This course is useful for the Part II courses Advanced Graphics and Digital Signal Processing.
Aims
This course has two aims: firstly to provide an introduction to
(IEEE) floating-point data representation and arithmetic; and secondly
to show, mainly by fun examples backed up by simple analysis, how naïve
implementations of obvious mathematics can go badly wrong.
Lectures
IEEE Floating-point representation and arithmetic (32 and 64 bits).
Overflow, underflow, progressive loss of significance.
Rounding modes.
How floating-point computations diverge from real-number calculations.
Absolute Error, Relative Error, Machine epsilon.
Solving a quadratic.
Iteration and when to stop.
Why summing a Taylor series is problematic (loss of all precision,
range reduction, non-examinable hint at economisation).
Ill-conditioned or chaotic problems. Testing.
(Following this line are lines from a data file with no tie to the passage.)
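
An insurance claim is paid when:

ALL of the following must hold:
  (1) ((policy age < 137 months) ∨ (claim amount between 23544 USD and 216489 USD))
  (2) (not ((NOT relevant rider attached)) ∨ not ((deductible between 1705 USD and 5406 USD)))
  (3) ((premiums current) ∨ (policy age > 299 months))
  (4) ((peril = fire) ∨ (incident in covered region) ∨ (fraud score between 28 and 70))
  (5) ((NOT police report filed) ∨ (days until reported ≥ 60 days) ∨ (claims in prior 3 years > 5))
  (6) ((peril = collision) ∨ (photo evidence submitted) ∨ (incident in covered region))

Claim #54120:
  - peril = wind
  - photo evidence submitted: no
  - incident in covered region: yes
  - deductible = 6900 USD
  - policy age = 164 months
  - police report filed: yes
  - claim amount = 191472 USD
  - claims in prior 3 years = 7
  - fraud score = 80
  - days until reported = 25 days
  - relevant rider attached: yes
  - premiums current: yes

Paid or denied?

Atomic conditions:
  policy age < 137 months: 164 < 137 is false
  claim amount between 23544 USD and 216489 USD: 191472 in [23544, 216489] is true
  NOT relevant rider attached: yes → false
  deductible between 1705 USD and 5406 USD: 6900 in [1705, 5406] is false
  premiums current: yes → true
  policy age > 299 months: 164 > 299 is false
  peril = fire: wind == fire is false
  incident in covered region: yes → true
  fraud score between 28 and 70: 80 in [28, 70] is false
  NOT police report filed: yes → false
  days until reported ≥ 60 days: 25 ≥ 60 is false
  claims in prior 3 years > 5: 7 > 5 is true
  peril = collision: wind == collision is false
  photo evidence submitted: no → false
Combine:
[1] false OR true = true
[2.1] NOT false = true
[2.2] NOT false = true
[2] true OR true = true
[3] true OR false = true
[4] false OR true OR false = true
[5] false OR false OR true = true
[6] false OR false OR true = true
[root] true AND true AND true AND true AND true AND true = true
Overall: true → paid

Paid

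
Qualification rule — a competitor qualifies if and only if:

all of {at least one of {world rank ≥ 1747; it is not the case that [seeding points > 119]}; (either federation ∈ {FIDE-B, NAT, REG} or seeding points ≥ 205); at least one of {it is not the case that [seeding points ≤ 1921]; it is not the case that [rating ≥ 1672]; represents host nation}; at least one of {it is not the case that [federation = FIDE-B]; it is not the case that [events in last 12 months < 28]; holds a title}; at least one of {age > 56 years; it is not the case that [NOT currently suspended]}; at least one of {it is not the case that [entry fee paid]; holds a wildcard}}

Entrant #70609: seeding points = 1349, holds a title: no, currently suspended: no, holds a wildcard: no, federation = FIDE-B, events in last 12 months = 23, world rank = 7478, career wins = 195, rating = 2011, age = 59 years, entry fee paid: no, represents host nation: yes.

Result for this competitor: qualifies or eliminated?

Eliminated

Atomic conditions:
  world rank ≥ 1747: 7478 ≥ 1747 is true
  seeding points > 119: 1349 > 119 is true
  federation ∈ {FIDE-B, NAT, REG}: FIDE-B is in the set → true
  seeding points ≥ 205: 1349 ≥ 205 is true
  seeding points ≤ 1921: 1349 ≤ 1921 is true
  rating ≥ 1672: 2011 ≥ 1672 is true
  represents host nation: yes → true
  federation = FIDE-B: FIDE-B == FIDE-B is true
  events in last 12 months < 28: 23 < 28 is true
  holds a title: no → false
  age > 56 years: 59 > 56 is true
  NOT currently suspended: no → true
  entry fee paid: no → false
  holds a wildcard: no → false
Combine:
[1.2] NOT true = false
[1] true OR false = true
[2] true OR true = true
[3.1] NOT true = false
[3.2] NOT true = false
[3] false OR false OR true = true
[4.1] NOT true = false
[4.2] NOT true = false
[4] false OR false OR false = false
[5.2] NOT true = false
[5] true OR false = true
[6.1] NOT false = true
[6] true OR false = true
[root] true AND true AND true AND false AND true AND true = false
Overall: false → eliminated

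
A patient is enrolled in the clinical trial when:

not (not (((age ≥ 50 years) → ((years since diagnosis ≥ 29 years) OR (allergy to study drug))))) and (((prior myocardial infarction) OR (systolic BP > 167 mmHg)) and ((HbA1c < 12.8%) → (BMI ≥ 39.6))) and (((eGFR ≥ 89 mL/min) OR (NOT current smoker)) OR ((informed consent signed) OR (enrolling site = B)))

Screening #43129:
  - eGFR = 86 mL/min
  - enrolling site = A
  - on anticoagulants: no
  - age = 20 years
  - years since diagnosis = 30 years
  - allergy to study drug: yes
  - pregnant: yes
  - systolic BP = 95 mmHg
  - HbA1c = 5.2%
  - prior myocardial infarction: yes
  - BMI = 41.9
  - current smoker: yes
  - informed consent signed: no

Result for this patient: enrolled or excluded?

Atomic conditions:
  age ≥ 50 years: 20 ≥ 50 is false
  years since diagnosis ≥ 29 years: 30 ≥ 29 is true
  allergy to study drug: yes → true
  prior myocardial infarction: yes → true
  systolic BP > 167 mmHg: 95 > 167 is false
  HbA1c < 12.8%: 5.2 < 12.8 is true
  BMI ≥ 39.6: 41.9 ≥ 39.6 is true
  eGFR ≥ 89 mL/min: 86 ≥ 89 is false
  NOT current smoker: yes → false
  informed consent signed: no → false
  enrolling site = B: A == B is false
Combine:
[1.1.1.2] true OR true = true
[1.1.1] false → true (antecedent false ⇒ implication holds) = true
[1.1] NOT true = false
[1] NOT false = true
[2.1] true OR false = true
[2.2] true → true = true
[2] true AND true = true
[3.1] false OR false = false
[3.2] false OR false = false
[3] false OR false = false
[root] true AND true AND false = false
Overall: false → excluded

Excluded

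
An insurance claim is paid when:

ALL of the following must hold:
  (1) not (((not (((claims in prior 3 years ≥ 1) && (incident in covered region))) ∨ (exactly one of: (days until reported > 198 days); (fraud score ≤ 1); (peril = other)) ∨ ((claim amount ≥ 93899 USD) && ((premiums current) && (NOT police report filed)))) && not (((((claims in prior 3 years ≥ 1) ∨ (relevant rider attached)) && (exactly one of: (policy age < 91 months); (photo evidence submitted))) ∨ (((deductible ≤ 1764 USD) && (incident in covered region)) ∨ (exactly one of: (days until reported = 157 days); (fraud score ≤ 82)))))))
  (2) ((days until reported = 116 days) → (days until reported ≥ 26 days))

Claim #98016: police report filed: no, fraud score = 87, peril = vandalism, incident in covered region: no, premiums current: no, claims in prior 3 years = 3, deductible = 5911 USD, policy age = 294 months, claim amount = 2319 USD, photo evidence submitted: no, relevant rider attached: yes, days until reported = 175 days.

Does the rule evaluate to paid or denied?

Denied

Atomic conditions:
  claims in prior 3 years ≥ 1: 3 ≥ 1 is true
  incident in covered region: no → false
  days until reported > 198 days: 175 > 198 is false
  fraud score ≤ 1: 87 ≤ 1 is false
  peril = other: vandalism == other is false
  claim amount ≥ 93899 USD: 2319 ≥ 93899 is false
  premiums current: no → false
  NOT police report filed: no → true
  relevant rider attached: yes → true
  policy age < 91 months: 294 < 91 is false
  photo evidence submitted: no → false
  deductible ≤ 1764 USD: 5911 ≤ 1764 is false
  days until reported = 157 days: 175 == 157 is false
  fraud score ≤ 82: 87 ≤ 82 is false
  days until reported = 116 days: 175 == 116 is false
  days until reported ≥ 26 days: 175 ≥ 26 is true
Combine:
[1.1.1.1.1] true AND false = false
[1.1.1.1] NOT false = true
[1.1.1.2] exactly-one(false, false, false) = false
[1.1.1.3.2] false AND true = false
[1.1.1.3] false AND false = false
[1.1.1] true OR false OR false = true
[1.1.2.1.1.1] true OR true = true
[1.1.2.1.1.2] exactly-one(false, false) = false
[1.1.2.1.1] true AND false = false
[1.1.2.1.2.1] false AND false = false
[1.1.2.1.2.2] exactly-one(false, false) = false
[1.1.2.1.2] false OR false = false
[1.1.2.1] false OR false = false
[1.1.2] NOT false = true
[1.1] true AND true = true
[1] NOT true = false
[2] false → true (antecedent false ⇒ implication holds) = true
[root] false AND true = false
Overall: false → denied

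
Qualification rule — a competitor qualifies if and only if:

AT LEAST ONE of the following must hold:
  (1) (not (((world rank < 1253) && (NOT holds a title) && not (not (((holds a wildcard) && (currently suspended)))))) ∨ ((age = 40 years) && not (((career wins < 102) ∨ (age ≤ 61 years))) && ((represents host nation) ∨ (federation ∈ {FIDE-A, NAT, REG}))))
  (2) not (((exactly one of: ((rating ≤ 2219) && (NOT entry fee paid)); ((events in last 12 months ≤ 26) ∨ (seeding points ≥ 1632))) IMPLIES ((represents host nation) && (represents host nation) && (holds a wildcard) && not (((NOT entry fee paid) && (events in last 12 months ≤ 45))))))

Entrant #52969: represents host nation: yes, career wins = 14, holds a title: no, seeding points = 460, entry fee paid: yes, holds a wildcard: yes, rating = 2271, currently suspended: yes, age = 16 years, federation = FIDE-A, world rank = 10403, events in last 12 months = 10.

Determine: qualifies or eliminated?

Atomic conditions:
  world rank < 1253: 10403 < 1253 is false
  NOT holds a title: no → true
  holds a wildcard: yes → true
  currently suspended: yes → true
  age = 40 years: 16 == 40 is false
  career wins < 102: 14 < 102 is true
  age ≤ 61 years: 16 ≤ 61 is true
  represents host nation: yes → true
  federation ∈ {FIDE-A, NAT, REG}: FIDE-A is in the set → true
  rating ≤ 2219: 2271 ≤ 2219 is false
  NOT entry fee paid: yes → false
  events in last 12 months ≤ 26: 10 ≤ 26 is true
  seeding points ≥ 1632: 460 ≥ 1632 is false
  events in last 12 months ≤ 45: 10 ≤ 45 is true
Combine:
[1.1.1.3.1.1] true AND true = true
[1.1.1.3.1] NOT true = false
[1.1.1.3] NOT false = true
[1.1.1] false AND true AND true = false
[1.1] NOT false = true
[1.2.2.1] true OR true = true
[1.2.2] NOT true = false
[1.2.3] true OR true = true
[1.2] false AND false AND true = false
[1] true OR false = true
[2.1.1.1] false AND false = false
[2.1.1.2] true OR false = true
[2.1.1] exactly-one(false, true) = true
[2.1.2.4.1] false AND true = false
[2.1.2.4] NOT false = true
[2.1.2] true AND true AND true AND true = true
[2.1] true → true = true
[2] NOT true = false
[root] true OR false = true
Overall: true → qualifies

Qualifies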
Packages.
Non-examinable: exact real arithmetic.
Objectives
At the end of the course students should
be able to convert simple decimal numbers to and from IEEE
floating-point format, and to perform simple arithmetic
be able to identify problems with floating-point implementations of
simple mathematical problems
know when a problem is likely to yield incorrect solutions no
matter how it is processed numerically
know to use a professional package whenever possible